The Sedan Apocalypse Kills the Acura RLX

"They still make that?", you might be asking. Not for much longer.

Acura

I can't say I've thought much about the Acura RLX much lately. Granted, I've had a lot on my mind lately, and so has everyone, but Acura's supposed flagship sedan has felt like an afterthought and an also-ran since the days when it was called the Legend. Now, as sedan sales plummet, the RLX has reached the end of its road. Will anyone miss it?

Automotive News and other outlets today report Acura has confirmed the RLX will be no more after the 2020 model year. It will live on in Japan—where it's built and still called the Legend, apparently—and some other markets, but not in North America. Fans of four-door luxury sedans with super-handling all-wheel drive will have to get their fix elsewhere after that.

The culprit is a familiar one: SUVs, crossovers and trucks dominating the new car market, leaving demand for sedans to wither and die. Having said that, Acura claims it's not yet giving up on sedans entirely. Honda's luxury division says it will "further strengthen [its] sports sedans" and continue with "the performance-focused direction we have been taking Acura over the past four years."

That refers to whatever the production version of the Type S Concept will be, plus other fun four-doors in the lineup. The Type S badge is expected to be used on other performance-centric models in the Acura lineup, finally bringing back the spirited driving the brand became known for in the 1990s. That's good.

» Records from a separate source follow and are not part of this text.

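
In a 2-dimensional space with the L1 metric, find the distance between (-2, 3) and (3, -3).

Σ|x_i - y_i| = |-2 - 3| + |3 - (-3)| = 5 + 6 = 11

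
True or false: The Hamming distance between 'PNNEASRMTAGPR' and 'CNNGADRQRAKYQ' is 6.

Differing positions: 1, 4, 6, 8, 9, 11, 12, 13. Hamming distance = 8, so the claim that d_H = 6 is false.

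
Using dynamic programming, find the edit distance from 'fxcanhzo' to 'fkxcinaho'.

Let D[i][j] be the edit distance between the first i characters of 'fxcanhzo' and the first j characters of 'fkxcinaho', with D[i][0] = i, D[0][j] = j, and D[i][j] = D[i-1][j-1] if the characters match, else 1 + min(D[i-1][j], D[i][j-1], D[i-1][j-1]). Filling the table (rows: prefixes of 'fxcanhzo', columns: prefixes of 'fkxcinaho'):
     ε  f  k  x  c  i  n  a  h  o
  ε  0  1  2  3  4  5  6  7  8  9
  f  1  0  1  2  3  4  5  6  7  8
  x  2  1  1  1  2  3  4  5  6  7
  c  3  2  2  2  1  2  3  4  5  6
  a  4  3  3  3  2  2  3  3  4  5
  n  5  4  4  4  3  3  2  3  4  5
  h  6  5  5  5  4  4  3  3  3  4
  z  7  6  6  6  5  5  4  4  4  4
  o  8  7  7  7  6  6  5  5  5  4
The bottom-right entry gives D[8][9] = 4, so no sequence of fewer than 4 edits works. Backtracking through the table gives one optimal edit sequence (4 edits):
  fxcanhzo → fkxcanhzo (ins k @2)
  fkxcanhzo → fkxcinhzo (sub a→i @5)
  fkxcinhzo → fkxcinazo (sub h→a @7)
  fkxcinazo → fkxcinaho (sub z→h @8)
Edit distance = 4.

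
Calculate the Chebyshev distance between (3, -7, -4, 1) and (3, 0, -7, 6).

max(|x_i - y_i|) = max(|3 - 3|, |-7 - 0|, |-4 - (-7)|, |1 - 6|) = max(0, 7, 3, 5) = 7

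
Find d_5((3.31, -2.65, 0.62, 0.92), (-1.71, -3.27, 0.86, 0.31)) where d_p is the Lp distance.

(Σ|x_i - y_i|^5)^(1/5) = (|3.31 - (-1.71)|^5 + |-2.65 - (-3.27)|^5 + |0.62 - 0.86|^5 + |0.92 - 0.31|^5)^(1/5)
= (5.02^5 + 0.62^5 + 0.24^5 + 0.61^5)^(1/5) ≈ (3188.002 + 0.0916 + 0.0008 + 0.0845)^(1/5) = (3188.1789)^(1/5) ≈ 5.0201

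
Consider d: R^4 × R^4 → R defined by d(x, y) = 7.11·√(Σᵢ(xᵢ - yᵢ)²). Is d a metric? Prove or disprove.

Yes. The L2 (Euclidean) norm induces a metric on R^4, and multiplying a metric by a positive constant 7.11 > 0 preserves all four axioms: non-negativity (7.11·||x-y|| ≥ 0), identity (7.11·||x-y|| = 0 ⟺ ||x-y|| = 0 ⟺ x = y), symmetry (||x-y|| = ||y-x||), and the triangle inequality (7.11·||x-z|| ≤ 7.11·||x-y|| + 7.11·||y-z||). So d is a metric.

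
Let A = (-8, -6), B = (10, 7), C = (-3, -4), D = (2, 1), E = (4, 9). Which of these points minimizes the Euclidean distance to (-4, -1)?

Distances: d(A) ≈ 6.4031, d(B) ≈ 16.1245, d(C) ≈ 3.1623, d(D) ≈ 6.3246, d(E) ≈ 12.8062. Nearest: C = (-3, -4) with distance 3.1623.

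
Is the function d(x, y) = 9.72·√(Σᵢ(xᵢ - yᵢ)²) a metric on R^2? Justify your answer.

Yes. The L2 (Euclidean) norm induces a metric on R^2, and multiplying a metric by a positive constant 9.72 > 0 preserves all four axioms: non-negativity (9.72·||x-y|| ≥ 0), identity (9.72·||x-y|| = 0 ⟺ ||x-y|| = 0 ⟺ x = y), symmetry (||x-y|| = ||y-x||), and the triangle inequality (9.72·||x-z|| ≤ 9.72·||x-y|| + 9.72·||y-z||). So d is a metric.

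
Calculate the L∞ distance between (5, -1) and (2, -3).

max(|x_i - y_i|) = max(|5 - 2|, |-1 - (-3)|) = max(3, 2) = 3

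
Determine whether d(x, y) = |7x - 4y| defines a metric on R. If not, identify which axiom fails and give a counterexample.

No. d fails symmetry: d(2, 1) = |7·2 - 4·1| = |10| = 10, but d(1, 2) = |7·1 - 4·2| = |-1| = 1. Since 10 ≠ 1, d(x,y) ≠ d(y,x) in general.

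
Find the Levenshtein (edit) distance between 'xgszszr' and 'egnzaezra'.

Let D[i][j] be the edit distance between the first i characters of 'xgszszr' and the first j characters of 'egnzaezra', with D[i][0] = i, D[0][j] = j, and D[i][j] = D[i-1][j-1] if the characters match, else 1 + min(D[i-1][j], D[i][j-1], D[i-1][j-1]). Filling the table (rows: prefixes of 'xgszszr', columns: prefixes of 'egnzaezra'):
     ε  e  g  n  z  a  e  z  r  a
  ε  0  1  2  3  4  5  6  7  8  9
  x  1  1  2  3  4  5  6  7  8  9
  g  2  2  1  2  3  4  5  6  7  8
  s  3  3  2  2  3  4  5  6  7  8
  z  4  4  3  3  2  3  4  5  6  7
  s  5  5  4  4  3  3  4  5  6  7
  z  6  6  5  5  4  4  4  4  5  6
  r  7  7  6  6  5  5  5  5  4  5
The bottom-right entry gives D[7][9] = 5, so no sequence of fewer than 5 edits works. Backtracking through the table gives one optimal edit sequence (5 edits):
  xgszszr → egszszr (sub x→e @1)
  egszszr → egnzszr (sub s→n @3)
  egnzszr → egnzaszr (ins a @5)
  egnzaszr → egnzaezr (sub s→e @6)
  egnzaezr → egnzaezra (ins a @9)
Edit distance = 5.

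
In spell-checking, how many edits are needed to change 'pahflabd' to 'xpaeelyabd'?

Let D[i][j] be the edit distance between the first i characters of 'pahflabd' and the first j characters of 'xpaeelyabd', with D[i][0] = i, D[0][j] = j, and D[i][j] = D[i-1][j-1] if the characters match, else 1 + min(D[i-1][j], D[i][j-1], D[i-1][j-1]). Filling the table (rows: prefixes of 'pahflabd', columns: prefixes of 'xpaeelyabd'):
     ε  x  p  a  e  e  l  y  a  b  d
  ε  0  1  2  3  4  5  6  7  8  9 10
  p  1  1  1  2  3  4  5  6  7  8  9
  a  2  2  2  1  2  3  4  5  6  7  8
  h  3  3  3  2  2  3  4  5  6  7  8
  f  4  4  4  3  3  3  4  5  6  7  8
  l  5  5  5  4  4  4  3  4  5  6  7
  a  6  6  6  5  5  5  4  4  4  5  6
  b  7  7  7  6  6  6  5  5  5  4  5
  d  8  8  8  7  7  7  6  6  6  5  4
The bottom-right entry gives D[8][10] = 4, so no sequence of fewer than 4 edits works. Backtracking through the table gives one optimal edit sequence (4 edits):
  pahflabd → xpahflabd (ins x @1)
  xpahflabd → xpaeflabd (sub h→e @4)
  xpaeflabd → xpaeelabd (sub f→e @5)
  xpaeelabd → xpaeelyabd (ins y @7)
Edit distance = 4.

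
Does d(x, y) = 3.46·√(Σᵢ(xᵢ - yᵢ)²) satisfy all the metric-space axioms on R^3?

Yes. The L2 (Euclidean) norm induces a metric on R^3, and multiplying a metric by a positive constant 3.46 > 0 preserves all four axioms: non-negativity (3.46·||x-y|| ≥ 0), identity (3.46·||x-y|| = 0 ⟺ ||x-y|| = 0 ⟺ x = y), symmetry (||x-y|| = ||y-x||), and the triangle inequality (3.46·||x-z|| ≤ 3.46·||x-y|| + 3.46·||y-z||). So d is a metric.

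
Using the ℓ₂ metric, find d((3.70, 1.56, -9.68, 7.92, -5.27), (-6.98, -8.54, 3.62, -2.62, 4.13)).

√(Σ(x_i - y_i)²) = √((3.7 - (-6.98))² + (1.56 - (-8.54))² + (-9.68 - 3.62)² + (7.92 - (-2.62))² + (-5.27 - 4.13)²)
= √(10.68² + 10.1² + (-13.3)² + 10.54² + (-9.4)²) = √(114.0624 + 102.01 + 176.89 + 111.0916 + 88.36) = √592.414 ≈ 24.3396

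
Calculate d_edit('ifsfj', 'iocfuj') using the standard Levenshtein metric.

Let D[i][j] be the edit distance between the first i characters of 'ifsfj' and the first j characters of 'iocfuj', with D[i][0] = i, D[0][j] = j, and D[i][j] = D[i-1][j-1] if the characters match, else 1 + min(D[i-1][j], D[i][j-1], D[i-1][j-1]). Filling the table (rows: prefixes of 'ifsfj', columns: prefixes of 'iocfuj'):
     ε  i  o  c  f  u  j
  ε  0  1  2  3  4  5  6
  i  1  0  1  2  3  4  5
  f  2  1  1  2  2  3  4
  s  3  2  2  2  3  3  4
  f  4  3  3  3  2  3  4
  j  5  4  4  4  3  3  3
The bottom-right entry gives D[5][6] = 3, so no sequence of fewer than 3 edits works. Backtracking through the table gives one optimal edit sequence (3 edits):
  ifsfj → iosfj (sub f→o @2)
  iosfj → iocfj (sub s→c @3)
  iocfj → iocfuj (ins u @5)
Edit distance = 3.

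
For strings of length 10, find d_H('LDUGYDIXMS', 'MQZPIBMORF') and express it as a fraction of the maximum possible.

Differing positions: 1, 2, 3, 4, 5, 6, 7, 8, 9, 10. Hamming distance = 10. The maximum possible Hamming distance for length-10 strings is 10, so d_H/10 = 10/10 = 1.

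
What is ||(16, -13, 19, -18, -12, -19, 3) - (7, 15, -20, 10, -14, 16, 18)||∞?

max(|x_i - y_i|) = max(|16 - 7|, |-13 - 15|, |19 - (-20)|, |-18 - 10|, |-12 - (-14)|, |-19 - 16|, |3 - 18|) = max(9, 28, 39, 28, 2, 35, 15) = 39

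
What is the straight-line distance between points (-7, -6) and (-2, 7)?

√(Σ(x_i - y_i)²) = √((-7 - (-2))² + (-6 - 7)²)
= √((-5)² + (-13)²) = √(25 + 169) = √194 ≈ 13.9284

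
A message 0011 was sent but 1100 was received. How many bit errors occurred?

Differing positions: 1, 2, 3, 4. Hamming distance = 4.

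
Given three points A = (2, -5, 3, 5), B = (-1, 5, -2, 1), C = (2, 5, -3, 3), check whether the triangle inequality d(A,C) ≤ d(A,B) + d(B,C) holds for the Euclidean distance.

d(A,B) = √(3² + 10² + 5² + 4²) = √150 ≈ 12.2474, d(B,C) = √(3² + 0² + 1² + 2²) = √14 ≈ 3.7417, d(A,C) = √(0² + 10² + 6² + 2²) = √140 ≈ 11.8322.
d(A,C) ≈ 11.8322 ≤ 12.2474 + 3.7417 = 15.9891. Triangle inequality is satisfied.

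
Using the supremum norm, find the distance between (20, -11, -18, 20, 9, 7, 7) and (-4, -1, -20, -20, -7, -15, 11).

max(|x_i - y_i|) = max(|20 - (-4)|, |-11 - (-1)|, |-18 - (-20)|, |20 - (-20)|, |9 - (-7)|, |7 - (-15)|, |7 - 11|) = max(24, 10, 2, 40, 16, 22, 4) = 40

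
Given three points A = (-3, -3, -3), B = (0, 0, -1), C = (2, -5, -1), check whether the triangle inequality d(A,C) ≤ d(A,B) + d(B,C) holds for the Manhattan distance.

d(A,B) = 3 + 3 + 2 = 8, d(B,C) = 2 + 5 + 0 = 7, d(A,C) = 5 + 2 + 2 = 9.
d(A,C) = 9 ≤ 8 + 7 = 15. Triangle inequality is satisfied.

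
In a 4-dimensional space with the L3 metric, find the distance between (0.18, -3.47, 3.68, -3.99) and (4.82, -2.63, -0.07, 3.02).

(Σ|x_i - y_i|^3)^(1/3) = (|0.18 - 4.82|^3 + |-3.47 - (-2.63)|^3 + |3.68 - (-0.07)|^3 + |-3.99 - 3.02|^3)^(1/3)
= (4.64^3 + 0.84^3 + 3.75^3 + 7.01^3)^(1/3) ≈ (99.8973 + 0.5927 + 52.7344 + 344.4721)^(1/3) = (497.6965)^(1/3) ≈ 7.9248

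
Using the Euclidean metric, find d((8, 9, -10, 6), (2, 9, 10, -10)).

√(Σ(x_i - y_i)²) = √((8 - 2)² + (9 - 9)² + (-10 - 10)² + (6 - (-10))²)
= √(6² + 0² + (-20)² + 16²) = √(36 + 0 + 400 + 256) = √692 ≈ 26.3059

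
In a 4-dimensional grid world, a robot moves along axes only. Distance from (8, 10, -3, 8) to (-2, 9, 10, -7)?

Σ|x_i - y_i| = |8 - (-2)| + |10 - 9| + |-3 - 10| + |8 - (-7)| = 10 + 1 + 13 + 15 = 39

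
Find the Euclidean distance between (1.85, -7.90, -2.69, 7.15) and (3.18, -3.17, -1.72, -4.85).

√(Σ(x_i - y_i)²) = √((1.85 - 3.18)² + (-7.9 - (-3.17))² + (-2.69 - (-1.72))² + (7.15 - (-4.85))²)
= √((-1.33)² + (-4.73)² + (-0.97)² + 12²) = √(1.7689 + 22.3729 + 0.9409 + 144) = √169.0827 ≈ 13.0032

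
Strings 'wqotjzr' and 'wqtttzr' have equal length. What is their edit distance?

Let D[i][j] be the edit distance between the first i characters of 'wqotjzr' and the first j characters of 'wqtttzr', with D[i][0] = i, D[0][j] = j, and D[i][j] = D[i-1][j-1] if the characters match, else 1 + min(D[i-1][j], D[i][j-1], D[i-1][j-1]). Filling the table (rows: prefixes of 'wqotjzr', columns: prefixes of 'wqtttzr'):
     ε  w  q  t  t  t  z  r
  ε  0  1  2  3  4  5  6  7
  w  1  0  1  2  3  4  5  6
  q  2  1  0  1  2  3  4  5
  o  3  2  1  1  2  3  4  5
  t  4  3  2  1  1  2  3  4
  j  5  4  3  2  2  2  3  4
  z  6  5  4  3  3  3  2  3
  r  7  6  5  4  4  4  3  2
The bottom-right entry gives D[7][7] = 2, so no sequence of fewer than 2 edits works. Backtracking through the table gives one optimal edit sequence (2 edits):
  wqotjzr → wqttjzr (sub o→t @3)
  wqttjzr → wqtttzr (sub j→t @5)
Edit distance = 2.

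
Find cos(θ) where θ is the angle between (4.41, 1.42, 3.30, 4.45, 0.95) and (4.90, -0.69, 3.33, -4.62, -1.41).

With u = (4.41, 1.42, 3.30, 4.45, 0.95), v = (4.90, -0.69, 3.33, -4.62, -1.41):
u·v = 4.41·4.9 + 1.42·(-0.69) + 3.3·3.33 + 4.45·(-4.62) + 0.95·(-1.41) = 21.609 + (-0.9798) + 10.989 + (-20.559) + (-1.3395) = 9.7197.
|u| = √(4.41² + 1.42² + 3.3² + 4.45² + 0.95²) = √(19.4481 + 2.0164 + 10.89 + 19.8025 + 0.9025) = √53.0595, |v| = √(4.9² + (-0.69)² + 3.33² + (-4.62)² + (-1.41)²) = √(24.01 + 0.4761 + 11.0889 + 21.3444 + 1.9881) = √58.9075.
cos θ = (u·v)/(|u||v|) = 9.7197/(√53.0595·√58.9075) ≈ 0.1739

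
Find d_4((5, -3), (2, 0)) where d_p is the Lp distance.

(Σ|x_i - y_i|^4)^(1/4) = (|5 - 2|^4 + |-3 - 0|^4)^(1/4)
= (3^4 + 3^4)^(1/4) = (81 + 81)^(1/4) = (162)^(1/4) ≈ 3.5676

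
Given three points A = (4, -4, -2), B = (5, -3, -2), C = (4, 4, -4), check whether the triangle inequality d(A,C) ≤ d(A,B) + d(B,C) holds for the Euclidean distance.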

As for the RLX, I can't say it will be too missed. The Legend—the original Acura—was a groundbreaking car in its heyday, but it hasn't really been a top contender in many years. It was long dogged by bland styling and the lack of rear-wheel drive or a V8 engine (although it ended up being somewhat prescient in that last regard), as well as a clumsy name. While the RLX offered impressive tech and a decent drive, it seemed a strange proposition against a Mercedes E-Class or a BMW 5 Series or one of Lexus' sedans. Buyers seemed to agree; only about 1,000 were sold last year

Interestingly, this means all of Acura's models will now be built in America, something you can't even say for some "American" car brands.